The Insider Guide – Cyprus
Southern Cyprus Travel Guide by Andrew Forbes
Your reward for a winding drive through the spectacular Troödos mountains is this remarkable rural hotel. 41 quirky guest rooms have been created in 7 restored houses that climb a hillside overlooking the ancient Agios Ioannis Lampadistis Monastery. Casale Panayiotis has an excellent wellness centre too, the Myrianthousa Spa, as well as restaurants and bars – all maintaining the style, culture and charm of the village. It’s a superb base for mountain biking, hiking, and wine touring.
Striking Byzantine-inspired landmark hotel, adjacent to the Tombs of Kings, and a short walk from the harbour of Paphos. Recently completely remodelled, the Elysium is now an exceptional family resort hotel. Guest rooms all have a terrace or balcony with views of the gardens, the swimming pools and across the hotel’s small private cove to the Mediterranean.
Traditional stone-built homes in the delightful villages of Tochni and Kalavasos, restored and converted into simple holiday accommodation.
Aphrodite Hills Hotel & Residences
Aphrodite Hills takes its name from the mythical birthplace of the Greek Goddess of love and beauty. This sprawling estate includes a luxury hotel as well as residences and over-looks the impressive Petra tou Romiou rocks and bay – which are well worth a visit. It’s said if you swim around the rocks three times in the full-moon you’ll be gifted eternal youth and beauty!
The capital’s cool café for healthy meals and stylish cocktails in the centre of Nicosia. This on-trend café, bar, restaurant and gallery is full of original, creative style. The street-side terrace leads into the restaurant, with a long bar, dining tables with plenty of eclectic design. Beyond is a gallery selling works by local artists.
Limassol has probably evolved to become Cyprus’ most stylish and lively city, with a cool, regenerated, gentrified old quarter, as well as plenty of waterside restaurants and bars by the harbour. Kipriakon offers a contemporary take on classic meze, served by a young and friendly team in a relaxed, chic environment.
The village of Omodos is a popular day trip for visitors, with a charming cobbled square, wine cellars, and some excellent restaurants, including To Katoi, with its fresh, modern interpretation of a country tavern.
Wine making on Cyprus dates back millennia. Within the wine village of Omodos is a medieval wine press, a small museum where one can sample the diverse wines of the island.

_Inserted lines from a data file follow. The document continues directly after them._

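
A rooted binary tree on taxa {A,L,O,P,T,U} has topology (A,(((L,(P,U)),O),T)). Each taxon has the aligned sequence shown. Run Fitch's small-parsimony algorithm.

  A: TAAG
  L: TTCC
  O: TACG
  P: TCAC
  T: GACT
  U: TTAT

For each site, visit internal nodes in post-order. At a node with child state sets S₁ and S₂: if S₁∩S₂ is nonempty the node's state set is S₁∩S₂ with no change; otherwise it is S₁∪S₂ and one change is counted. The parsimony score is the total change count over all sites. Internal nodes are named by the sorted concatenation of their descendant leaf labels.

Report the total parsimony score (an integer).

8

[col 0] PU: children P:{T}, U:{T} ∩→ {T}; cost 0
[col 0] LPU: children L:{T}, PU:{T} ∩→ {T}; cost 0
[col 0] LOPU: children LPU:{T}, O:{T} ∩→ {T}; cost 0
[col 0] LOPTU: children LOPU:{T}, T:{G} ∪→ {G,T}; cost 1
[col 0] ALOPTU: children A:{T}, LOPTU:{G,T} ∩→ {T}; cost 0
[col 1] PU: children P:{C}, U:{T} ∪→ {C,T}; cost 1
[col 1] LPU: children L:{T}, PU:{C,T} ∩→ {T}; cost 0
[col 1] LOPU: children LPU:{T}, O:{A} ∪→ {A,T}; cost 1
[col 1] LOPTU: children LOPU:{A,T}, T:{A} ∩→ {A}; cost 0
[col 1] ALOPTU: children A:{A}, LOPTU:{A} ∩→ {A}; cost 0
[col 2] PU: children P:{A}, U:{A} ∩→ {A}; cost 0
[col 2] LPU: children L:{C}, PU:{A} ∪→ {A,C}; cost 1
[col 2] LOPU: children LPU:{A,C}, O:{C} ∩→ {C}; cost 0
[col 2] LOPTU: children LOPU:{C}, T:{C} ∩→ {C}; cost 0
[col 2] ALOPTU: children A:{A}, LOPTU:{C} ∪→ {A,C}; cost 1
[col 3] PU: children P:{C}, U:{T} ∪→ {C,T}; cost 1
[col 3] LPU: children L:{C}, PU:{C,T} ∩→ {C}; cost 0
[col 3] LOPU: children LPU:{C}, O:{G} ∪→ {C,G}; cost 1
[col 3] LOPTU: children LOPU:{C,G}, T:{T} ∪→ {C,G,T}; cost 1
[col 3] ALOPTU: children A:{G}, LOPTU:{C,G,T} ∩→ {G}; cost 0
per-site changes: [1, 2, 2, 3]; total = 8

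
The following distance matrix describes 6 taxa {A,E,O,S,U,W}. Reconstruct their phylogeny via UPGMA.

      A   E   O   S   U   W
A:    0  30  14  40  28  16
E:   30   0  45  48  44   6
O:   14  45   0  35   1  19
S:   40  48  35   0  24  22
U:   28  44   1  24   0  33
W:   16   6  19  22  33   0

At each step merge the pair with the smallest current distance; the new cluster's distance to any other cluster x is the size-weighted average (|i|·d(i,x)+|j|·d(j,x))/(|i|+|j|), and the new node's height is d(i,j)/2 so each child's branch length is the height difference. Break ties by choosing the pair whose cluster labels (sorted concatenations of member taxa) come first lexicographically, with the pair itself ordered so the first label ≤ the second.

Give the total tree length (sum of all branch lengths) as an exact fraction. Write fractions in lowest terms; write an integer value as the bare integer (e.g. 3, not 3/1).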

The island’s largest mountain range, and home to the National Forest, this protected area is a destination for nature lovers and those looking for activity adventures. Attractions also include the highest peak, Mount Olympus; the magnificent trees of Cedar Valley; and the many Byzantine churches with exceptional frescos.
Hamams were said to be the first buildings Ottoman Turks constructed in Nicoisa. Omerye is one of these original 16th century bath houses, where you can enjoy a traditional bathing ritual and relaxing massage.
Even if you’re not an experienced rider, at George’s Ranch, Paphos, you can enjoy a gentle hack down to the coast and enjoy the sunset.
Tomb of the Kings
A little north of Paphos, close to the coast, the Tombs of Kings were created for the movers & shakers of Paphos over 2300 years ago. They look more like aristocratic villas than burial chambers.
The eastern Mediterranean has no shortage of impressive archaeological sites, and the Kurion Complex is no exception. Looking out across to Episkopi Bay from the amphitheatre of this ancient acropolis is a memorable experience.
Museums may not be at the top of everyone’s list of ‘to-do’ things on holiday, yet the modest Cyprus Museum in the capital, Nicoisa, has a remarkable collection for history buffs, including rare terracotta figures. The shop has some interesting gifts too!
Of all the stores catering to tourists, probably the most authentic are those selling local foods made on the island. Look out for ‘Glyko Melitzanaki’ (little aubergines stuffed with almonds and preserved in syrup); ‘Taktila’, (baklava cake made as fingers or as a spiral); ‘Soujoukos’, (sweets that look like a candle, made from condensed grape juice and stuffed with almonds and then sliced); and ‘Pishia’, (sweet cakes with cinnamon).
The main market, within the Ktima pedestrianised area, offers more than just fresh produce – there are stalls selling local artisan products; basket-ware, embroidery and jewellery. Just make sure you are buying products made in Cyprus.
The Cyprus Tourism Organisation maintains an up-to-date travel web site.
Easyjet operates flights to Paphos via London Gatwick and London Luton Airports.